As a GWAS approach, treeWAS performs an unbiased search for statistically significant associations between a phenotype of interest and the genotype at all loci in a genetic dataset. No prior hypotheses about potential associations at candidate loci are required. Instead, a statistical approach is used to compare the genomes of individuals and to identify systematic differences in genotype that correspond to differences in the phenotype.

In addition to measuring associations and identifying statistically-significant findings, a central aim of treeWAS is to control for the confounding effects of clonal population structure and population stratification (overlap between the genetic ancestry and phenotypic states of individuals that gives rise to spurious associations) and homologous recombination. Our approach uses data simulation to disentangle genuine associations, with statistical significance and evolutionary support, from the noisy background of spurious associations arising by chance and from confounding factors. treeWAS simulates a "null" genetic dataset in such a way as to maintain several features of the empirical dataset, namely: its clonal genealogy, terminal phenotype, genetic composition, and homoplasy distribution (the number of substitutions per site due to both mutation and recombination). The simulated dataset is therefore able to capture these potentially-confounding features of the dataset under analysis, but without recreating any of the "true" associations, beyond those expected to arise by chance or as a result of these confounding factors.

Once the "null" genetic dataset has been generated, treeWAS can calculate association scores for loci in both the real and simulated datasets and compare the two. The association between each simulated locus and the empirical phenotype is measured and, collectively, these values form a null distribution of association score statistics. The degree of association between each locus in the empirical genetic dataset and the empirical phenotype is measured using the same association scores. At the upper tail of the null distribution, a threshold of significance is drawn at the quantile corresponding to: 1 - (a base p-value corrected for multiple testing). Any loci in the real dataset that have association score values lying above this threshold are deemed to be significantly associated to the phenotype.

Tests of Association

When measuring association between the phenotype of interest and the genotype, by default, three separate association scores are calculated for each locus in the genetic dataset.

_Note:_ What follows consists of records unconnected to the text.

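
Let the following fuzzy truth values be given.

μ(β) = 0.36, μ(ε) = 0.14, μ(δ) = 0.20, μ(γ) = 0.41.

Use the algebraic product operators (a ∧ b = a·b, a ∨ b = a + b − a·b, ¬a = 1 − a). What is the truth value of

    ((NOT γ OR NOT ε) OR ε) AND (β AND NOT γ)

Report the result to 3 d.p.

0.202

NOT γ = 1 − 0.4100 = 0.5900
NOT ε = 1 − 0.1400 = 0.8600
NOT γ OR NOT ε = a + b − a·b on (0.5900, 0.8600) = 0.9426
(NOT γ OR NOT ε) OR ε = a + b − a·b on (0.9426, 0.1400) = 0.9506
NOT γ = 1 − 0.4100 = 0.5900
β AND NOT γ = a·b on (0.3600, 0.5900) = 0.2124
((NOT γ OR NOT ε) OR ε) AND (β AND NOT γ) = a·b on (0.9506, 0.2124) = 0.2019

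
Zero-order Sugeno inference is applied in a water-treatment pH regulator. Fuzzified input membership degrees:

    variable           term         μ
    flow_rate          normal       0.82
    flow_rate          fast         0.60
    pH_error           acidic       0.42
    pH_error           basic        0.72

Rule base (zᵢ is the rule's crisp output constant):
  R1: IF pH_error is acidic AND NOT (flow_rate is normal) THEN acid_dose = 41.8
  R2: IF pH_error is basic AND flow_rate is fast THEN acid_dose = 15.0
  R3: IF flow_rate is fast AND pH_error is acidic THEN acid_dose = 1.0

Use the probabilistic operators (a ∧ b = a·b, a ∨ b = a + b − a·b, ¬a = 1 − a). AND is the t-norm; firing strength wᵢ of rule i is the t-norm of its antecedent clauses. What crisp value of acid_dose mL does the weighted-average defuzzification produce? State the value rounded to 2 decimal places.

13.02

R1 (z=41.8): acidic=0.42, ¬normal=1−0.82=0.18; AND[a·b] → w = 0.0756
R2 (z=15.0): basic=0.72, fast=0.60; AND[a·b] → w = 0.4320
R3 (z=1.0): fast=0.60, acidic=0.42; AND[a·b] → w = 0.2520
Weighted average = (0.0756·41.8 + 0.4320·15.0 + 0.2520·1.0) / (0.0756 + 0.4320 + 0.2520)
  = 9.8921 / 0.7596 = 13.02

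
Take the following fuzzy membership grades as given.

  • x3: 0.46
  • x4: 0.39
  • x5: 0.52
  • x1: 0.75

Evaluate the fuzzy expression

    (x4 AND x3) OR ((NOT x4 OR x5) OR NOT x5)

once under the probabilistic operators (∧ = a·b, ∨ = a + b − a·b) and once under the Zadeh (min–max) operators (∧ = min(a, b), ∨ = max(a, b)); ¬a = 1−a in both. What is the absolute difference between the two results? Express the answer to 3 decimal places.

Under probabilistic:
  x4 AND x3 = a·b on (0.3900, 0.4600) = 0.1794
  NOT x4 = 1 − 0.3900 = 0.6100
  NOT x4 OR x5 = a + b − a·b on (0.6100, 0.5200) = 0.8128
  NOT x5 = 1 − 0.5200 = 0.4800
  (NOT x4 OR x5) OR NOT x5 = a + b − a·b on (0.8128, 0.4800) = 0.9027
  (x4 AND x3) OR ((NOT x4 OR x5) OR NOT x5) = a + b − a·b on (0.1794, 0.9027) = 0.9201
  → value = 0.9201
Under Zadeh (min–max):
  x4 AND x3 = min(a, b) on (0.39, 0.46) = 0.39
  NOT x4 = 1 − 0.39 = 0.61
  NOT x4 OR x5 = max(a, b) on (0.61, 0.52) = 0.61
  NOT x5 = 1 − 0.52 = 0.48
  (NOT x4 OR x5) OR NOT x5 = max(a, b) on (0.61, 0.48) = 0.61
  (x4 AND x3) OR ((NOT x4 OR x5) OR NOT x5) = max(a, b) on (0.39, 0.61) = 0.61
  → value = 0.6100
|0.9201 − 0.6100| = 0.310

0.310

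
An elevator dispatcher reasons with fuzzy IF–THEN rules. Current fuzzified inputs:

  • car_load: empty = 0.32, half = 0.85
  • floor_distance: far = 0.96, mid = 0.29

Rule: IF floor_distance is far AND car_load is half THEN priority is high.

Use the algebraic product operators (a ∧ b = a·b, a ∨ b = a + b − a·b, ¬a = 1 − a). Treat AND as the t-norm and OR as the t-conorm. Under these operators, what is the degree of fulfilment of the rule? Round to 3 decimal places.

0.816

firing strength: far=0.96, half=0.85; AND[a·b] → w = 0.8160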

Equations below use the following notation:

  • G = Genotypic state...
  • P = Phenotypic state...
  • a = ... at ancestral nodes
  • d = ... at descendant nodes
  • Nterm = Number of terminal nodes

Terminal:

The terminal test solves the following equation, for each genetic locus, at the terminal nodes of the tree only:

Terminal = | 1/Nterm((Pd x Gd) - (1 - Pd)Gd - Pd(1 - Gd) + (1 - Pd)(1 - Gd)) |

The terminal test is a sample-wide test of association that seeks to identify broad patterns of correlation between genetic loci and the phenotype, without relying on inferences drawn from reconstructions of the ancestral states.


Simultaneous:

The simultaneous test solves the following equation, for each genetic locus, across each branch in the tree.

Simultaneous = | ((Pa - Pd)(Ga - Gd)) |

This allows for the identification of simultaneous substitutions in both the genetic locus and phenotypic variable on the same branch of the phylogenetic tree (or parallel change in non-binary data). Simultaneous substitutions are an indicator of a deterministic relationship between genotype and phenotype. Moreover, because this score is not negatively impacted by the lack of association on other branches, it may be able to detect associations occurring through complementary pathways (i.e., in some clades but not others).


Subsequent:

The subsequent test solves the following equation, for each genetic locus, across each branch in the tree:

Subsequent = | 4/3(Pa x Ga) + 2/3(Pa x Gd) + 2/3(Pd x Ga) + 4/3(Pd x Gd) - Pa - Pd - Ga - Gd + 1 |

Calculating this metric across all branches of the tree allows us to measure in what proportion of tree branches we expect the genotype and phenotype to be in the same state. By drawing on inferences from the ancestral state reconstructions as well as the terminal states, this score may allows us to identify broad, if imperfect, patterns of association.